A Berlin man was the victim of an apparent antisemitic assault Monday evening, reported the Jüdische Allgemeine, a German weekly covering Jewish affairs, on Tuesday.
The 33-year-old man was insulted in an antisemitic manner by an intoxicated individual, 28, who then attacked the man with a knife. The victim defended himself with pepper spray, according to the paper.
In a Sept. 2020 report, the Department for Research and Information on Antisemitism Berlin documented 410 antisemitic incidents during the first half of the year — more than two per day. These acts included included six physical attacks, 25 cases of property damage, 20 threats, 58 examples of antisemitic propaganda and 301 examples of malicious behavior. Another analysis published by the German government in May showed that in 2019, antisemitic crimes in the country had reached the highest level since record-keeping began.
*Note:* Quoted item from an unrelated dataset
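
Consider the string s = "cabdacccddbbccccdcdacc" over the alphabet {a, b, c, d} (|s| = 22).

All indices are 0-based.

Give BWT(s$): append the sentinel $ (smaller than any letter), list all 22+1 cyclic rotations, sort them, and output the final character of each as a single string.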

In December, a prominent leader in the country’s Catholic Church spoke out against a rising tide of antisemitic conspiracy theories tied to the coronavirus pandemic. “What worries me even more is the theory of the world Jewish conspiracy, sometimes at subliminal level, at other times quite openly,” Bishop Ulrich Neymeyr of the central state of Thuringia told local broadcaster MDR.
Monday’s Berlin attacker was temporarily arrested, and will face charges of using antisemitic insults, dangerous bodily harm and assaulting police officers.